The trial delivered several positive results that showed this technology should be explored further:

  • Robotic drills could place seeds at the correct depth, quickly and accurately
  • Operation was reliable in fast-moving, murky, high-energy waters
  • The modular design allowed parts to be easily repaired or replaced. Together, these results show how technology could help overcome some of the biggest barriers to restoring seagrass at scale.
Reef

The robot that could lead a new era in seagrass restoration on the Great Barrier Reef – Image: Ulysses Ecosystems Engineering.

Key learnings

Like any first trial, the project also revealed areas for improvement. The team identified challenges around maintaining consistent seed flow as supplies ran low, and ensuring seeds were planted at the ideal depth when sediment conditions changed.

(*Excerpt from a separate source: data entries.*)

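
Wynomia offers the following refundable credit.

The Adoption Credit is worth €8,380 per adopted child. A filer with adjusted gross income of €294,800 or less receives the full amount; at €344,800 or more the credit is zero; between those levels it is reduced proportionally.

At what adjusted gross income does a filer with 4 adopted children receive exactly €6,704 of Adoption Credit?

€334,800

Full credit = 4 × €8,380 = €33,520.
€6,704 is 6,704/33,520 of the full €33,520, so 26,816/33,520 of the €50,000 range has been used: income = €294,800 + €50,000 × 26,816/33,520 = €334,800.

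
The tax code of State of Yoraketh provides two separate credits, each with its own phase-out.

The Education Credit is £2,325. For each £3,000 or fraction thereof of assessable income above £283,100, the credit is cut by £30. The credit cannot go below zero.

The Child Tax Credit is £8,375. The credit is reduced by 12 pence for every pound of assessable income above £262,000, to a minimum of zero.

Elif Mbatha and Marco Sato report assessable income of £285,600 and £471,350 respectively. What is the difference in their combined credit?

Elif (£285,600): Education Credit: income exceeds £283,100 by £2,500, which is 1 full-or-partial £3,000 increment; reduction = 1 × £30 = £30, leaving £2,295. Child Tax Credit: 12% of the £23,600 excess over £262,000 is £2,832; credit = £8,375 − £2,832 = £5,543. total £2,295 + £5,543 = £7,838
Marco (£471,350): Education Credit: income exceeds £283,100 by £188,250, which is 63 full-or-partial £3,000 increments; reduction = 63 × £30 = £1,890, leaving £435. Child Tax Credit: 12% of the £209,350 excess over £262,000 is £25,122 ≥ base, so the credit is £0. total £435 + £0 = £435
Difference: |£7,838 − £435| = £7,403.

£7,403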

Rather than setbacks, these insights are critical steps forward.

“Identifying and solving these early challenges is how we make restoration faster, more efficient and more affordable, allowing us to move from restoring small patches, to restoring entire meadows at a scale, matching the urgency of the Reef’s decline,” said Will.

“The future goal is an underwater vehicle that not only plant seagrass, but also collect seeds and monitor restoration sites, that further drastically reduces the time and cost required and finally makes large-scale seagrass restoration financially viable.”

“After the success of this trial, we want to keep scaling seagrass restoration in Gladstone and the Great Barrier Reef, and keep forward momentum, by planting larger and larger sites and restore more and more seagrass, and bring life back to this ecosystem,” Callum said.